The engine is using terminalStateEval, not evaluate, to realize if the game has ended. Therefore the library will not automatically assume that a call to evaluate that returns positive of negative infinity necessarily translates to a terminal state.

This means that you are free to use positive or negative infinities as valid return values of evaluate to simply denote hugely favorable or hugely unfavorable non-terminal states during the course of the game. In other words, as long as terminalStateEval returns null, then the state is understood to be non-terminal, regardless of the return value of evaluate.

Also, you are not required to use negative values for game states that are unfavorable to the moving player. Simply returning a low value in such a case is enough. In short, you have total freedom in deciding what's the numerical range of your evaluate function. Much like you have total liberty in deciding what's the range of your terminalStateEval function. This being said, I think a reasonable approach would be that evaluate always returns values in an interval that lies strictly within the interval defined by the lowest possible and the highest possible value that terminalStateEval may return.

By having the contract that evaluate and terminalStateEval always evaluate from the perspective of the moving player we dispense with the minmax algorithm-specific notions of "maximizing" and "minimizing" players. Naturally, the internal implementation of the algorithm uses these concepts, but the client programmer is not exposed to them.

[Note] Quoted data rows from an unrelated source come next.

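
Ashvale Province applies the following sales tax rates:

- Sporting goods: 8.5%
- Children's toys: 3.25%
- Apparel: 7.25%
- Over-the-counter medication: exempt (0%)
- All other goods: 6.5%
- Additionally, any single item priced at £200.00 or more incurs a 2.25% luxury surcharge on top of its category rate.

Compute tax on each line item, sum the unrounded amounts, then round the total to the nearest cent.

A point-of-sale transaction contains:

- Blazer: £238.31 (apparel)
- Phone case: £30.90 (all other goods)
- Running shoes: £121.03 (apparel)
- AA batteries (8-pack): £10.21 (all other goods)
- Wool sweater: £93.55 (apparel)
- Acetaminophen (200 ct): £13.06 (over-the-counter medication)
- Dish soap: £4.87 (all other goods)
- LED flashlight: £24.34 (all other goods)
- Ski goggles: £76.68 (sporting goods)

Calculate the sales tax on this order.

Blazer £238.31: apparel → 7.25% + 2.25% surcharge = 9.5% → £22.63945
Phone case £30.90: all other goods → 6.5% → £2.0085
Running shoes £121.03: apparel → 7.25% → £8.774675
AA batteries (8-pack) £10.21: all other goods → 6.5% → £0.66365
Wool sweater £93.55: apparel → 7.25% → £6.782375
Acetaminophen (200 ct) £13.06: over-the-counter medication → 0% → £0.00
Dish soap £4.87: all other goods → 6.5% → £0.31655
LED flashlight £24.34: all other goods → 6.5% → £1.5821
Ski goggles £76.68: sporting goods → 8.5% → £6.5178
Unrounded tax sum = £49.2851 → £49.29

£49.29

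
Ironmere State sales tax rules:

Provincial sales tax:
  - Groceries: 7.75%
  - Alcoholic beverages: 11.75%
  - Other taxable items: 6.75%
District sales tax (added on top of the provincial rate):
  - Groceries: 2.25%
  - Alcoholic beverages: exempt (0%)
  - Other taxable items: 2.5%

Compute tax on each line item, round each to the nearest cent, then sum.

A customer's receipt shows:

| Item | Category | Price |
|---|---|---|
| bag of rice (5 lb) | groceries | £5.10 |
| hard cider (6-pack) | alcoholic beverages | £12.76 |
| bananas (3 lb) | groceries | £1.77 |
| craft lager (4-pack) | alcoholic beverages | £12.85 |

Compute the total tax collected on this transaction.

£3.70

Bag of rice (5 lb) £5.10: groceries → 7.75% + 2.25% district = 10% → £0.51
Hard cider (6-pack) £12.76: alcoholic beverages → 11.75% + 0% district = 11.75% → £1.50
Bananas (3 lb) £1.77: groceries → 7.75% + 2.25% district = 10% → £0.18
Craft lager (4-pack) £12.85: alcoholic beverages → 11.75% + 0% district = 11.75% → £1.51
Total tax = £0.51 + £1.50 + £0.18 + £1.51 = £3.70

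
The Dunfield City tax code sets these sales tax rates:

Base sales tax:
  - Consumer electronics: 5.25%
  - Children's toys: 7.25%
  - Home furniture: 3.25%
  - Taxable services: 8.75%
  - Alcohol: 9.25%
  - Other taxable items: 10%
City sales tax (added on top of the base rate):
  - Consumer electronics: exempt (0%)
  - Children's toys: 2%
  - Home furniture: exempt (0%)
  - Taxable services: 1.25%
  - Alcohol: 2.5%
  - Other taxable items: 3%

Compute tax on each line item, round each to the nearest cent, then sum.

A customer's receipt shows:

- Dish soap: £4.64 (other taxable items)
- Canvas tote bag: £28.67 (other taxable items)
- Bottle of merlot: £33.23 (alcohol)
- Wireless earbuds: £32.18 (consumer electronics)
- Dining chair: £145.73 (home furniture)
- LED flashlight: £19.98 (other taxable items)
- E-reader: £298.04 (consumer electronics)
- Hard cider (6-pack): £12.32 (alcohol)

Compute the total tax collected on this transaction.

Dish soap £4.64: other taxable items → 10% + 3% city = 13% → £0.60
Canvas tote bag £28.67: other taxable items → 10% + 3% city = 13% → £3.73
Bottle of merlot £33.23: alcohol → 9.25% + 2.5% city = 11.75% → £3.90
Wireless earbuds £32.18: consumer electronics → 5.25% + 0% city = 5.25% → £1.69
Dining chair £145.73: home furniture → 3.25% + 0% city = 3.25% → £4.74
LED flashlight £19.98: other taxable items → 10% + 3% city = 13% → £2.60
E-reader £298.04: consumer electronics → 5.25% + 0% city = 5.25% → £15.65
Hard cider (6-pack) £12.32: alcohol → 9.25% + 2.5% city = 11.75% → £1.45
Total tax = £0.60 + £3.73 + £3.90 + £1.69 + £4.74 + £2.60 + £15.65 + £1.45 = £34.36

£34.36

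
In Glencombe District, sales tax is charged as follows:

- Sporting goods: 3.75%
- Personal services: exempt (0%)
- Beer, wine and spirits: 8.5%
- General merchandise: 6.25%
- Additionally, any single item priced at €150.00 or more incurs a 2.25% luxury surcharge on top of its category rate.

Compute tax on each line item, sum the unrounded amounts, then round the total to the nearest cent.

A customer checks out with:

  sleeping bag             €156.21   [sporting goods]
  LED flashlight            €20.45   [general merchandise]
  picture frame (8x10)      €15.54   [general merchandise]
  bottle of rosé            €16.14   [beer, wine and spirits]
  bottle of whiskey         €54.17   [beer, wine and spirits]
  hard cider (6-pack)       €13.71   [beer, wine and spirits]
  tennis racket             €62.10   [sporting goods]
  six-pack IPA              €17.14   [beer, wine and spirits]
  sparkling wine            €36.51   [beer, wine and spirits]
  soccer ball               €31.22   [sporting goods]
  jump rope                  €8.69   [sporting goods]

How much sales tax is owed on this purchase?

€27.15

Sleeping bag €156.21: sporting goods → 3.75% + 2.25% surcharge = 6% → €9.3726
LED flashlight €20.45: general merchandise → 6.25% → €1.278125
Picture frame (8x10) €15.54: general merchandise → 6.25% → €0.97125
Bottle of rosé €16.14: beer, wine and spirits → 8.5% → €1.3719
Bottle of whiskey €54.17: beer, wine and spirits → 8.5% → €4.60445
Hard cider (6-pack) €13.71: beer, wine and spirits → 8.5% → €1.16535
Tennis racket €62.10: sporting goods → 3.75% → €2.32875
Six-pack IPA €17.14: beer, wine and spirits → 8.5% → €1.4569
Sparkling wine €36.51: beer, wine and spirits → 8.5% → €3.10335
Soccer ball €31.22: sporting goods → 3.75% → €1.17075
Jump rope €8.69: sporting goods → 3.75% → €0.325875
Unrounded tax sum = €27.1493 → €27.15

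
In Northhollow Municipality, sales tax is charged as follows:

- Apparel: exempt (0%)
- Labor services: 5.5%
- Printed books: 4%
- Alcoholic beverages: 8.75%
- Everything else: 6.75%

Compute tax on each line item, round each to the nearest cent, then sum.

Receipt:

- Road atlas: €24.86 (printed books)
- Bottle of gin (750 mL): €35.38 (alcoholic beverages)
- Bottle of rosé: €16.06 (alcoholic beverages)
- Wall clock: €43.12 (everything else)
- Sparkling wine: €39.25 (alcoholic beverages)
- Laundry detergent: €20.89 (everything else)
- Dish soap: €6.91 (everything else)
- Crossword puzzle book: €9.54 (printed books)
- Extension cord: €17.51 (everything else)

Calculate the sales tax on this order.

Road atlas €24.86: printed books → 4% → €0.99
Bottle of gin (750 mL) €35.38: alcoholic beverages → 8.75% → €3.10
Bottle of rosé €16.06: alcoholic beverages → 8.75% → €1.41
Wall clock €43.12: everything else → 6.75% → €2.91
Sparkling wine €39.25: alcoholic beverages → 8.75% → €3.43
Laundry detergent €20.89: everything else → 6.75% → €1.41
Dish soap €6.91: everything else → 6.75% → €0.47
Crossword puzzle book €9.54: printed books → 4% → €0.38
Extension cord €17.51: everything else → 6.75% → €1.18
Total tax = €0.99 + €3.10 + €1.41 + €2.91 + €3.43 + €1.41 + €0.47 + €0.38 + €1.18 = €15.28

€15.28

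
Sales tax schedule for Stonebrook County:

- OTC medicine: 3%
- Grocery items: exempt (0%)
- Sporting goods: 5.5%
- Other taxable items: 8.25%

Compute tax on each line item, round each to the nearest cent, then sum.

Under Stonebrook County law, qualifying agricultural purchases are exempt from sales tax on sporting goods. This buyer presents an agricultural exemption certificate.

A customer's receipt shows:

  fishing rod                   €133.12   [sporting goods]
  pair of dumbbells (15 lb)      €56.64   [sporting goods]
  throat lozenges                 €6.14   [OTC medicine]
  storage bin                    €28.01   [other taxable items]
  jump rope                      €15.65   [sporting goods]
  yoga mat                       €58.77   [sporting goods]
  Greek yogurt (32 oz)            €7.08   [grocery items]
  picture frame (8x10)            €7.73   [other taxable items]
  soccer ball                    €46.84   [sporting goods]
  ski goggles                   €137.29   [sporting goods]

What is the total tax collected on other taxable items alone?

€2.95

Storage bin €28.01: other taxable items → 8.25% → €2.31
Picture frame (8x10) €7.73: other taxable items → 8.25% → €0.64
Tax on other taxable items = €2.31 + €0.64 = €2.95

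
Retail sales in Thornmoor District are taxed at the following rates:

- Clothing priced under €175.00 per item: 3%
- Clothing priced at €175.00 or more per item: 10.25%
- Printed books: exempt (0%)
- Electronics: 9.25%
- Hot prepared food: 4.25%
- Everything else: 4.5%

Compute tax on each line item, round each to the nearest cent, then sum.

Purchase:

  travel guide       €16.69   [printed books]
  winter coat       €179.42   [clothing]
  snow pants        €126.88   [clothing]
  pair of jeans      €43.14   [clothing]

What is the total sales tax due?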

Also note that since all that's passed to the evaluate or the terminalStateEval functions is a gameState object, you should structure game state objects in such a way that they encode the information of which player moves next.

The reason the engine accepts two functions that deal with evaluation is that these two functions serve different purposes and should have different execution profiles:

  • terminalStateEval is used to establish if a game state is terminal or not, and (if it's terminal) the score of the game
  • evaluate is used to evaluate a non-terminal game state.

There's nothing subjective or AI-ish about terminalStateEval, hence it should be very fast and be considered part of the rules of the game. In contrast, evaluate is where heuristics, subjective evaluation of positions and AI-ish stuff come into play. You would want to make evaluate reasonably smart but not too heavy as it is better to have a more lightweight evaluate function and be able to descend into a higher ply depth (ply is described in the next section), than to have an exhaustive but slow evaluate that will lead you to reduce the ply depth (so as to keep the total minmax running time reasonable).